Lo and behold COVID-19 raised its ugly head. The wedding (as were countless others across the county and around the world) was cancelled.) No assemblies over 50 people. So we thought, we can do this. Plan B. We will get married at Point Defiance Park with just family members. Then came the next closure, no assemblies over 10 people. They really wanted to be married on March 28th. They wanted the marriage certificate to match their chosen date. So now it is time for Plan C. We would do it on Facebook and live stream it. Alas the Auditor’s Office said that was not legal.

So then we developed Plan D, they would drive to my house and be married in my garage here in Central Park. They each brought a high school friend to bear witness. I had to hastily run to Safeway for a bottle of bubbly, flowers for the bride, some dessert (M & M cookies) and a wedding gift. Since it did not rain that afternoon, I set up a table on the driveway with the assorted wedding paraphernalia plus the marriage certificate and their first wedding gift — a 6-pack of TP complete with a bow! At 2 p.m., the designated time the wedding was to be held in Sumner, the happy couple were married in my Central Park driveway with two friends bearing witness and live streaming it through iPhones to family members! And yes, we were all six feet apart until they became husband and wife with a kiss. We clapped and had a cookie. They loved the TP as they were almost out.

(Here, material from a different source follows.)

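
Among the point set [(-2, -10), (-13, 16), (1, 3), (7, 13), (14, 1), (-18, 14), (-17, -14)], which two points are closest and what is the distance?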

Then they climbed back in their cars and headed back to Tacoma, legally husband and wife to navigate their new life through COVID-19. The full wedding will hopefully be done later this summer.

The couple celebrated with Safeway cookies and the host broke out his best white, plastic bucket for the flowers. The gift table included practical furnishings for the bathroom.

The couple celebrated with Safeway cookies and the host broke out his best white, plastic bucket for the flowers. The gift table included practical furnishings for the bathroom.